Permaafan-Mu atas setiap perbuatan buruk hambamu - betapapun besarnya, dan jikapun sebesar biji zarrah - mengindikasikan bahwa Engkau seolah-olah telah memaafkan semua kesalahan hamba-Mu bahkan sebelum perbuatan buruk itu dilakukan. Dan tidak ada pilihan terbaik kecuali kami wajib memuja keagungan-Mu.
Sikap Rahmat-Mu yang mencakup segala, menelan segala, berlipat-limpat melebihi kemampuan tujuh samudera menelan semua kotoran dan sampah manusia.

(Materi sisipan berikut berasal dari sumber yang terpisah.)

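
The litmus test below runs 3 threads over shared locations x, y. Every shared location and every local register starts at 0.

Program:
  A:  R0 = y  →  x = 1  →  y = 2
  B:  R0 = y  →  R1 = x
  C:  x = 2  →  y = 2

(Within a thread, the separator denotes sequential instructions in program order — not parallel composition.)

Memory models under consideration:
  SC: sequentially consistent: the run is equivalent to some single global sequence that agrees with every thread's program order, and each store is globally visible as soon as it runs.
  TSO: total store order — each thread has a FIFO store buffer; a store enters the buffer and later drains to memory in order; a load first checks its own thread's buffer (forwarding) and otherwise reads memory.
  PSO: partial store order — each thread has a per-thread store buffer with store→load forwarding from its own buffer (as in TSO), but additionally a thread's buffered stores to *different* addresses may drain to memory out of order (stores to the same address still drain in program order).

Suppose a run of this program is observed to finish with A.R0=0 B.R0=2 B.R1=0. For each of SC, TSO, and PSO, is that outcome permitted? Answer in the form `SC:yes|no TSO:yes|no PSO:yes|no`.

outcome vector order: (A.R0,B.R0,B.R1)
SC (10): (0,0,0), (0,0,1), (0,0,2), (0,2,1), (0,2,2), (2,0,0), (2,0,1), (2,0,2), (2,2,1), (2,2,2)
TSO (10): (0,0,0), (0,0,1), (0,0,2), (0,2,1), (0,2,2), (2,0,0), (2,0,1), (2,0,2), (2,2,1), (2,2,2)
PSO (12): (0,0,0), (0,0,1), (0,0,2), (0,2,0), (0,2,1), (0,2,2), (2,0,0), (2,0,1), (2,0,2), (2,2,0), (2,2,1), (2,2,2)
target (0,2,0) ∈ {PSO}

SC:no TSO:no PSO:yes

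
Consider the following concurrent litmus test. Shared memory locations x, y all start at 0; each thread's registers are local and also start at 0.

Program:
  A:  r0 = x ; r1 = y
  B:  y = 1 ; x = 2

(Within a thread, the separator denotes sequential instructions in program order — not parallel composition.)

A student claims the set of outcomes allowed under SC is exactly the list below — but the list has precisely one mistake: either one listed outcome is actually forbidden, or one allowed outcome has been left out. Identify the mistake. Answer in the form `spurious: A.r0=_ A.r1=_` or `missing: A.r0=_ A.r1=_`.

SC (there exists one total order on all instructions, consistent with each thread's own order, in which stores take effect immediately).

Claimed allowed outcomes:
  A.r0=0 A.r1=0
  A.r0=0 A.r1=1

missing: A.r0=2 A.r1=1

outcome vector order: (A.r0,A.r1)
SC: 3 outcomes — {(0,0) (0,1) (2,1)}
SC∖claimed = {(2,1)}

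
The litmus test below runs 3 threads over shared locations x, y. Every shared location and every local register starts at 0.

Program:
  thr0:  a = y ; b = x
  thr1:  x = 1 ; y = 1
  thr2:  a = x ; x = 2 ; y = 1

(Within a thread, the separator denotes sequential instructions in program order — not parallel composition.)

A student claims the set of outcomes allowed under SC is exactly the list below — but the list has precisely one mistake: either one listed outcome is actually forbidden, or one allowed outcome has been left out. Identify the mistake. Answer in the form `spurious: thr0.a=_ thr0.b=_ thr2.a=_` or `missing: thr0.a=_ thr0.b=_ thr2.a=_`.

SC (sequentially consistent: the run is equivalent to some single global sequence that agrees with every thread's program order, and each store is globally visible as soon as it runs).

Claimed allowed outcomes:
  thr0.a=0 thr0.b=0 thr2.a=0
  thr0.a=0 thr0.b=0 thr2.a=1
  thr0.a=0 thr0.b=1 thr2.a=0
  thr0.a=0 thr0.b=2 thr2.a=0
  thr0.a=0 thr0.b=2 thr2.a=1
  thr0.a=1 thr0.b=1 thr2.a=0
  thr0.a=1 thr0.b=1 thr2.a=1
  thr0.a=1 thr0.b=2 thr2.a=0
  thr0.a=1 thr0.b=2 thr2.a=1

outcome vector order: (thr0.a,thr0.b,thr2.a)
SC: 10 outcomes — {0/0/0, 0/0/1, 0/1/0, 0/1/1, 0/2/0, 0/2/1, 1/1/0, 1/1/1, 1/2/0, 1/2/1}
SC∖claimed = {0/1/1}

missing: thr0.a=0 thr0.b=1 thr2.a=1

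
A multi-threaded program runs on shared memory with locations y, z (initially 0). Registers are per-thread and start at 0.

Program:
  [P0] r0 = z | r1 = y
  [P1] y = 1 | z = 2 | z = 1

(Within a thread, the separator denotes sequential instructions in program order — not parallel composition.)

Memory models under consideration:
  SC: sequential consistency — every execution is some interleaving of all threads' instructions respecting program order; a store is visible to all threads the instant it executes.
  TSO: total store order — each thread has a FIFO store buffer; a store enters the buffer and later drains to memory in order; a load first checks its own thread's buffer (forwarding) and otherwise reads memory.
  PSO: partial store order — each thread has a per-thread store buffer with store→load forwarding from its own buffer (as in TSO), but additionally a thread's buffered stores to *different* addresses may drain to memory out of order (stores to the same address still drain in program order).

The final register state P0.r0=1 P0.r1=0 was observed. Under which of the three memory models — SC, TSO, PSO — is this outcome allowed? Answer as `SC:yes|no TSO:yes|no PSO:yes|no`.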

Semua itu membuktikan betapa Engkau memiliki keagungan yang layak-pantas dipuja.
Bahkan seandainya aku dapat memaksimalkan seluruh energi dan kemampuan ekspresiku untuk mengungkapkan segala bentuk pujian kepada-Mu, maka rumusan kata-kalimat pujian itu tidak akan mendekati realitas keagungan-Mu yang sesungguhnya.
Di bulan Ramadhan 1438H ini, seperti bulan-bulan Ramadhan sebelumnya, aku tak pernah mampu memanfaatkan secara maksimal semua peluang dan fasilitas yang Engkau sediakan untuk lebih mendekatkan diri kepada-Mu.
Namun, aku yang kadang sangat lemah menghadapi berbagai godaan duniawi, tak pernah sedikitpun terlintas di hati dan pikirakanku untuk menghentikan gairah memuji-Mu sesuai dengan keagungan-Mu.
Aku yakin seyakin-yakinnya bahwa dengan gairah ingin selalu memuja keagungan-Mu, setidaknya Engkau menilaiku sebagai hamba yang layak mendapatkan walaupun sekedar percikan atau tetesan sifat Rahmat-Mu.
Syarifuddin Abdullah | 13 Juni 2017 / 18 Ramadhan 1438H.